The criteria for granting authorisation must be consistent with the above requirements. They must also be clear unambiguous, objective, publicised in advance, transparent and accessible. The authorisation must enable the provider to provide and exercise the service activity throughout the national territory

Any requirement, which is discriminatory directly or indirectly on the grounds of the nationality of the provider, employees, shareholders, directors or managers is not permitted. A provider must not be restricted from having an establishment in more than one EU member state. It must not be required to select a principal or secondary establishment.

An authorisation may only be required in the recipient state if it is non-discriminatory, justified by an overriding reason relating to public interest and the public interest cannot be protected in any other way. The  Directive provides that they must go no more than absolutely necessary.
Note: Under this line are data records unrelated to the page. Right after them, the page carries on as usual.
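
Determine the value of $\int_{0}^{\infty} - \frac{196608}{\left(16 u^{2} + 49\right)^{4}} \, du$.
$- \frac{7680 \pi}{823543}$

Recall the elementary integral
$$J(a) = \int_{0}^{\infty} - \frac{3}{a^{2} + u^{2}} \, du = - \frac{3 \pi}{2 a}.$$

Differentiating under the integral sign with respect to $a$,
$$\frac{dJ}{da} = \int_{0}^{\infty} \frac{6 a}{\left(a^{2} + u^{2}\right)^{2}} \, du = \frac{3 \pi}{2 a^{2}},$$
so $\int_{0}^{\infty} - \frac{3}{\left(a^{2} + u^{2}\right)^{2}} \, du = - \frac{3 \pi}{4 a^{3}}$.

Repeating — each differentiation of $1/(u^2+a^2)^j$ produces $-2ja/(u^2+a^2)^{j+1}$ — and dividing through by $-2ja$ at each step yields, after $3$ differentiations in total,
$$\int_{0}^{\infty} - \frac{3}{\left(a^{2} + u^{2}\right)^{4}} \, du = - \frac{15 \pi}{32 a^{7}}.$$

Setting $a = \frac{7}{4}$:
$$I = - \frac{7680 \pi}{823543}.$$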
Authorisation Requirement II

Requirements for granting authorisation cannot duplicate requirements and controls which are equivalent to or comparable with those to which the providers are already subject in another Member State.  Each State’s regulatory body must take into account the equivalent requirements in other Member States.

In order to allow service providers to develop a long-term strategy, an authorisation must be for an unlimited period unless it is automatically renewed subject to fulfilment with requirements.  Limitations of time can only be justified by an overriding reason in relation to public interest.

The Services Directive provides that the authorisation procedures must be clear,  must be made public in advance, be dealt with objectively and impartially, must not be complicated, must not be delayed and be easily accessible.   Any charges made must be reasonable and proportionate.   Applications must be processed as quickly as possible and within a reasonable period.

Potential Justifications for Authorisation

Overriding reasons relating to the public interest may justify authorisation, regulation and licensing. They include reasons recognised as such in the EU Treaty and in EU case law. They may include those relating to public policy such as

  • the protection of minors and vulnerable adults;
  • animal welfare;
  • public security;
  • public safety;
  • public health;
  • preserving the financial equilibrium of the social security system;
  • the protection of consumers, recipients of service and workers;
  • unfair trading;
  • combating fraud;
  • the protection of the environment;
  • intellectual property;
  • animal health;
  • considerations of historical and architectural heritage
  • social policy and
  • cultural policy objectives.

Any licensing, authorisation or regulatory requirements must objectively necessary. It must be objective transparent, accessible and unambiguous. It must afford access for the service provider to the territory of the state unless there is a good reason otherwise.

Authorisation Issues

Any decision to refuse authorisation / licensing must be fully reasoned and subject to judicial review. An authorisation should not be for a limited period unless there are good reasons in the public interest. The authorisation / licensing requirement must not be unduly complicated. The application must be dealt with expeditiously.

The numbers of authorisations required must not be more than necessary. Where the availability of authorisations is limited due to considerations of capacity, any selection must be fair and transparent. Any basis in regulation on economic need or market demand must be considered on a case by case basis.

Competitors may not be involved in the granting of the authorisation. There may not be a requirement to have a guarantees or insurance from a provider in the host state.  There may not be a requirement to have had a previous establishment or registration in the state within a certain period.